Outil gratuit pour investisseurs

Votre feuille de route pour vous implanter en Tunisie

Six questions, deux minutes. Vous obtenez la forme juridique et le régime fiscal adaptés à votre projet, les étapes de création avec des délais réalistes, les obligations que votre profil déclenche et les points de change à sécuriser dès le premier jour. Tout est calculé dans votre navigateur ; rien n'est transmis sans votre demande.

Ce que le questionnaire prend en compte

Le pays d'origine de votre groupe, l'activité de l'entité tunisienne, la destination de ses ventes, l'effectif prévu les douze premiers mois, la répartition du capital et votre calendrier de démarrage. Ces six paramètres suffisent à orienter les décisions structurantes, celles qu'il vaut mieux arbitrer avant de rédiger les statuts qu'après.

La forme juridique

Pour une filiale détenue à 100 %, la SUARL reste le véhicule habituel : associé unique, responsabilité limitée à l'apport, gouvernance légère. Avec un partenaire, la SARL s'impose, et les clauses d'agrément inscrites dans les statuts deviennent le cœur de la négociation. Au-delà d'une certaine taille, ou pour un projet industriel, la SA mérite l'examen : gouvernance plus lourde mais commissaire aux comptes systématique, ce que maisons mères et banques apprécient. La succursale et le bureau de liaison répondent à des besoins différents : exécution directe de contrats signés par la maison mère dans le premier cas, simple représentation sans facturation dans le second.

Le régime fiscal

Servir exclusivement des clients hors de Tunisie place l'entité dans le champ du régime totalement exportateur, qui ouvre des avantages fiscaux et douaniers mais impose des conditions à respecter en continu et plafonne les ventes locales. Servir le marché tunisien relève du droit commun : impôt sur les sociétés au taux de droit commun de 20 % (40 % pour les banques et assurances, 35 % pour certains secteurs, 10 % en taux réduit), TVA à 19 %, 13 % ou 7 %. Entre les deux, un montage partiellement exportateur s'arbitre sur des chiffres. L'implantation en zone de développement régional ouvre par ailleurs des incitations à vérifier avant de signer un bail.

Le coût employeur

En Tunisie, les charges patronales totales représentent environ 21 % en plus du salaire brut : CNSS à 17,07 %, taxe de formation professionnelle, FOPROLOS et assurance accidents du travail. La cotisation salariale est de 9,68 %. Le simulateur de coût d'une filiale chiffre l'ensemble, équipe, bureaux et frais de fonctionnement compris.

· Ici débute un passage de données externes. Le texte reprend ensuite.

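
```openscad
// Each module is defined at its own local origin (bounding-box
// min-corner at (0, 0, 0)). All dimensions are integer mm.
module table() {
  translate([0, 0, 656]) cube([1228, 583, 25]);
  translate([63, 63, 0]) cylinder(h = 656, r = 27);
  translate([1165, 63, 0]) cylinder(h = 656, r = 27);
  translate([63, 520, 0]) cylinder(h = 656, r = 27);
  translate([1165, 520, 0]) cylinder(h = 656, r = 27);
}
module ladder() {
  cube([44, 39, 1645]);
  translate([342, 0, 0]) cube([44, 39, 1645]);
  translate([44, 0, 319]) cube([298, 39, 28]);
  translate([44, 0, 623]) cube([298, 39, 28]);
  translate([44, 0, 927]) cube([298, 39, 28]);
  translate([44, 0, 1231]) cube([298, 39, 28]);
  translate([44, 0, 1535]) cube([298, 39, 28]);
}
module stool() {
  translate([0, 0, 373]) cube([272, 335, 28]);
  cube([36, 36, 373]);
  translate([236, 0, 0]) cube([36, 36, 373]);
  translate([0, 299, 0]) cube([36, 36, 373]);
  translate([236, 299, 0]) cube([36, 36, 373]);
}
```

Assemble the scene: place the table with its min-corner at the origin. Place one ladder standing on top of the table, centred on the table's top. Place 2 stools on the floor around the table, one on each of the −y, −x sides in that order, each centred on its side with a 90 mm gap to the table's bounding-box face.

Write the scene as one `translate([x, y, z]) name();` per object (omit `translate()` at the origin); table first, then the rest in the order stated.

table();
translate([421, 272, 681]) ladder();
translate([478, -425, 0]) stool();
translate([-362, 124, 0]) stool();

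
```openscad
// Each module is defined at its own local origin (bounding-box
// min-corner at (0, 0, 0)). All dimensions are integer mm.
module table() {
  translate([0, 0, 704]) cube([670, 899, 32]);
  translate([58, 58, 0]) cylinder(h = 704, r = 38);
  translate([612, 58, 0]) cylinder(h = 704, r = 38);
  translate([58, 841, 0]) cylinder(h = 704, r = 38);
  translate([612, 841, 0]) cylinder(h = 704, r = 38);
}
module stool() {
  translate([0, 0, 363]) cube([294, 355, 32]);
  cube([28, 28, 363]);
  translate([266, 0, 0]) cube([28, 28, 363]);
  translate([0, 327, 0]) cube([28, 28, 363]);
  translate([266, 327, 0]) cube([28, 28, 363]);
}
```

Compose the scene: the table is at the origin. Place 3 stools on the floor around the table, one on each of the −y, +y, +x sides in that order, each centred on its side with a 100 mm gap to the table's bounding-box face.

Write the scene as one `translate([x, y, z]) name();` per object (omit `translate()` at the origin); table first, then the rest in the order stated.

table();
translate([188, -455, 0]) stool();
translate([188, 999, 0]) stool();
translate([770, 272, 0]) stool();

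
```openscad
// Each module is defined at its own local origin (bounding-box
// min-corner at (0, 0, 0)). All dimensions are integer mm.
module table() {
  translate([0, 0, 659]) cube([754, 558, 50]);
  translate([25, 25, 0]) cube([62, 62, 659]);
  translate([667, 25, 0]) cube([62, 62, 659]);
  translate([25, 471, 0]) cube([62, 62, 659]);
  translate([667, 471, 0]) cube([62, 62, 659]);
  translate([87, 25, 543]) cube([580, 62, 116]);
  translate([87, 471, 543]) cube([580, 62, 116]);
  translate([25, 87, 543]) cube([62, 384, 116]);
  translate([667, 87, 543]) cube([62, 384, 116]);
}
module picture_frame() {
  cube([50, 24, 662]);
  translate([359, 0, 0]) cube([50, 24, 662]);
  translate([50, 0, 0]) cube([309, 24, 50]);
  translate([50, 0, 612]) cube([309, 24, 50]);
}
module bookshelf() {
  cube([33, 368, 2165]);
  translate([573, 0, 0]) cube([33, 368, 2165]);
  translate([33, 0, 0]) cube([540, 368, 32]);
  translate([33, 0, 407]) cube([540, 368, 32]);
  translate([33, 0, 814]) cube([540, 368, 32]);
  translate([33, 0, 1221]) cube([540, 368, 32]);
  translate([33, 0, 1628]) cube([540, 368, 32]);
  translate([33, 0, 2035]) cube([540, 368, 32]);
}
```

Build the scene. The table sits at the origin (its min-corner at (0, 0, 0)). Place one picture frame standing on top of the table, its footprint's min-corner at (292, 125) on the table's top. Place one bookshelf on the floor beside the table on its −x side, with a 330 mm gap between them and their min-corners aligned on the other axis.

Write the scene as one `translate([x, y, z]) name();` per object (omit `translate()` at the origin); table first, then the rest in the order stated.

table();
translate([292, 125, 709]) picture_frame();
translate([-936, 0, 0]) bookshelf();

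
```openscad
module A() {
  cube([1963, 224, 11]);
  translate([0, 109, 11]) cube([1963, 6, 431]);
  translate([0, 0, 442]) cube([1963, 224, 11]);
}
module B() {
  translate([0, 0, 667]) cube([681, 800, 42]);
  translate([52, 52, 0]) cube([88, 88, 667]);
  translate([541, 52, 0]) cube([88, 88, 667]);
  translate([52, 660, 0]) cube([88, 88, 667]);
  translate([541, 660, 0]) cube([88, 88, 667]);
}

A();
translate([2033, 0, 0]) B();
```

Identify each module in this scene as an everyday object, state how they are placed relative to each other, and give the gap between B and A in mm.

A is an I-beam. B is a table. The table is on the floor beside the I-beam on its +x side. The gap between the table and the I-beam is 70 mm.

The table's nearest face is 70 mm from the I-beam's +x face.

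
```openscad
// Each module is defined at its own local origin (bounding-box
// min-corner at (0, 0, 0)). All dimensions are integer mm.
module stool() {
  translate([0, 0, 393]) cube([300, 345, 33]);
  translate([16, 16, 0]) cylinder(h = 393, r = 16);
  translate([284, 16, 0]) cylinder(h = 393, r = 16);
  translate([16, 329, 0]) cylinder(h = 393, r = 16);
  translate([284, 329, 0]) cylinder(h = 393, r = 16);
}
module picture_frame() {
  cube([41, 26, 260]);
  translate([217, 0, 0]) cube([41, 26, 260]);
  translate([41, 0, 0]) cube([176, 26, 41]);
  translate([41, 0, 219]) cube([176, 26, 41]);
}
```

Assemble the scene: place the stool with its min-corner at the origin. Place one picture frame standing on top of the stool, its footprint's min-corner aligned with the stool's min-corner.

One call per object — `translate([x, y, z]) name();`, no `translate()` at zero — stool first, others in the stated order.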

Le point le plus coûteux s'il est négligé

Le dossier de contrôle des changes conditionne le transfert futur des dividendes et du produit d'une cession. Il se construit au moment où les fonds entrent : apport depuis l'étranger, en devises, via une banque tunisienne, avec les déclarations requises. Une filiale qui néglige ce point à la création peut se retrouver, des années plus tard, bénéficiaire mais incapable de transférer ses dividendes.